Commentary

What RTB Can Learn From Fast Food

What can the RTB (real-time bidding) ad industry learn from fast food restaurants? Well, not much if we’re being serious about it, but we can anecdotally ascertain.

I ate at PDQ for lunch the other day -- with “PDQ” pretending to stand for “People Dedicated to Quality” when everyone knows it secretly stands for “Pretty Damn Quick” -- and pretty damn quick they were. So quick, in fact, that my order was ready and my name called before I had even paid for the meal.

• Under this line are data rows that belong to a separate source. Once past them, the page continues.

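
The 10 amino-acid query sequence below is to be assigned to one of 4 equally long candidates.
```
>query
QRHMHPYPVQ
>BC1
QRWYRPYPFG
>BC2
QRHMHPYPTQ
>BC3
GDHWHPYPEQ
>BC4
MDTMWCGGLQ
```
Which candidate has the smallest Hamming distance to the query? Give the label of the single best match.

BC2

BC1 differs at 5 residues; BC2 differs at 1 residue; BC3 differs at 4 residues; BC4 differs at 8 residues. The closest is BC2.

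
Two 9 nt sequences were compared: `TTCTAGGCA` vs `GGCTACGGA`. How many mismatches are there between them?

The sequences differ at sites 1, 2, 6, 8 (1-based) — 4 in total.

4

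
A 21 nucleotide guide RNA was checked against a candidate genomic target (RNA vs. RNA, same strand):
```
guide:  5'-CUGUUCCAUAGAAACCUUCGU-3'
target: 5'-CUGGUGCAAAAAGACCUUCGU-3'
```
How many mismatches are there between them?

5

Mismatches (1-based): position 4: U→G; position 6: C→G; position 9: U→A; position 11: G→A; position 13: A→G.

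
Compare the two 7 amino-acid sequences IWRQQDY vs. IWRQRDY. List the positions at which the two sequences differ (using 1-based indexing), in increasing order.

Differences at position 5 (Q→R).

5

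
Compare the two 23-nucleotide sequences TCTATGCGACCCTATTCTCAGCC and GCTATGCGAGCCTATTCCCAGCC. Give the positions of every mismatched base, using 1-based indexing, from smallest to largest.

Scanning 1-based: 1: T/G; 10: C/G; 18: T/C.

1, 10, 18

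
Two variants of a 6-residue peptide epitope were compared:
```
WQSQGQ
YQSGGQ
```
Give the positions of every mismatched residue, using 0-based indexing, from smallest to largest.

0, 3

Differences at position 0 (W→Y), position 3 (Q→G).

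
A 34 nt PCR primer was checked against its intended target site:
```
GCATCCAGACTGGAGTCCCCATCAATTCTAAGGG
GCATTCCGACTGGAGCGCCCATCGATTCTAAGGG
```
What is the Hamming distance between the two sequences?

5

The sequences differ at sites 5, 7, 16, 17, 24 (1-based) — 5 in total.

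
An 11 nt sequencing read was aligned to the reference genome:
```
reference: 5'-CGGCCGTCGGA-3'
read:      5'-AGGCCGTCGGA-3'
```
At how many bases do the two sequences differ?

1

Mismatches (1-based): base 1: C→A.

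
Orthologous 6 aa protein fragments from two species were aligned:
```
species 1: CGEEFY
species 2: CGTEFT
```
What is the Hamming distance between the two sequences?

Mismatches (1-based): residue 3: E→T; residue 6: Y→T.

2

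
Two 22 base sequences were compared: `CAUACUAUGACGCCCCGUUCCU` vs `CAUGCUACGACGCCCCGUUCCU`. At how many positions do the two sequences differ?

Comparing position by position, 2 positions differ: 4 (A/G), 8 (U/C).

2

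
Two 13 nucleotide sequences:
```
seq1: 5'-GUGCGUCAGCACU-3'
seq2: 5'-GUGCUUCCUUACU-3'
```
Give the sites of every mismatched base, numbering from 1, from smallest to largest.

Differences at site 5 (G→U), site 8 (A→C), site 9 (G→U), site 10 (C→U).

5, 8, 9, 10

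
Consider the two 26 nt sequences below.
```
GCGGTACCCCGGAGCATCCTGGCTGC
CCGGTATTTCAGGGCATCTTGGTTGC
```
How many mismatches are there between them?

Comparing position by position, 8 sites differ: 1 (G/C), 7 (C/T), 8 (C/T), 9 (C/T), 11 (G/A), 13 (A/G), 19 (C/T), 23 (C/T).

8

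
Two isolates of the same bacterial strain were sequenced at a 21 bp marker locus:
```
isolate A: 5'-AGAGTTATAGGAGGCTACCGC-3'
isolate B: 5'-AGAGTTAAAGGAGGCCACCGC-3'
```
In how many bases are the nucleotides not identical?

2

The sequences differ at bases 8, 16 (1-based) — 2 in total.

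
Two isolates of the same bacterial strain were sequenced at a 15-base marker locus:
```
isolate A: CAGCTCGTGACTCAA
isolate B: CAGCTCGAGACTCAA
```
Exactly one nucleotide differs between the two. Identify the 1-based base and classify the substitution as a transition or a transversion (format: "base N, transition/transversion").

The sequences differ only at base 8: T→A (pyrimidine→purine), a transversion.

base 8, transversion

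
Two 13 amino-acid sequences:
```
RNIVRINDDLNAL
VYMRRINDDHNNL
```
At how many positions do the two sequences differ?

Mismatches (1-based): position 1: R→V; position 2: N→Y; position 3: I→M; position 4: V→R; position 10: L→H; position 12: A→N.

6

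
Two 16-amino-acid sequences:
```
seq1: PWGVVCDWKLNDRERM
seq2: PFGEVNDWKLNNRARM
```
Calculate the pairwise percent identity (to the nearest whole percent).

69%

Mismatches at positions 2, 4, 6, 12, 14 (1-based): 5 of 16.
Identical positions: 11/16 = 68.75% → 69%.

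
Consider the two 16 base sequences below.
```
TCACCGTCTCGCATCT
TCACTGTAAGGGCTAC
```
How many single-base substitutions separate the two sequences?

The sequences differ at positions 5, 8, 9, 10, 12, 13, 15, 16 (1-based) — 8 in total.

8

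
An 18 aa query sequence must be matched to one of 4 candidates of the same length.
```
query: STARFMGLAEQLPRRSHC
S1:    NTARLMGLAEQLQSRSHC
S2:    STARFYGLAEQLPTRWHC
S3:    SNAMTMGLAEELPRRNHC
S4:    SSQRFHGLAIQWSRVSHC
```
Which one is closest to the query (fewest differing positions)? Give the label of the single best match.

S2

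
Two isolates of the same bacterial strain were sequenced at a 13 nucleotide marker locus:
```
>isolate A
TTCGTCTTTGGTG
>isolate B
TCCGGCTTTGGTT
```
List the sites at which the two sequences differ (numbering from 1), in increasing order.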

And it got me thinking: This is what the RTB ecosystem should be like. I could have gone and examined the chicken strips I ordered to make sure that I had indeed received five of them, that they were sufficiently plump, that the restaurant hadn’t slipped in a microscopic strip while trying to pass it off as a full strip, etc.

Of course, I didn’t do any of this, and by the time I had drawn the connection between what had just happened and the RTB ad world, two of my five strips were gone anyway. But that didn’t change the fact that I could have done all of those things, and so can you. (Substituting chicken for ads, of course.)

Why don’t more RTB ad exchanges only charge once the buyers know what they are buying? Some do -- like the exchanges cropping up that only charge advertisers if the ad has been deemed viewable -- but most don’t. Why don’t buyers demand this?

This is relatable to the industry’s transparency and quality versus quantity debates. Transparency concerns -- that is, marketers feeling like they aren’t receiving sufficient information about ad buys from partners -- routinely rank at or near the top of issues marketers most worry about.

The parallel is not perfect, I admit. When you buy food from a fast food restaurant, it isn’t going anywhere unless you eat it, throw it away or give it away. In short, you are in control of what you bought.

When you buy ad inventory from a digital publisher, that inventory could easily disappear if the consumer suffers from banner blindness or decides to scroll or tab away. The consumer is the one that ultimately swings the gavel. (Some companies, such as Clearstream, are attempting to keep the power in the hands of the advertiser by forcing ads to be fully viewed before the consumer can reach their desired content.)

With the ad industry projected to, and actively attempting to, push programmatic technologies into more premium ad environments, it’s becoming more evident that in order for this flight to quality to succeed, marketers must first be able to look at the chicken strips they are buying before writing the check.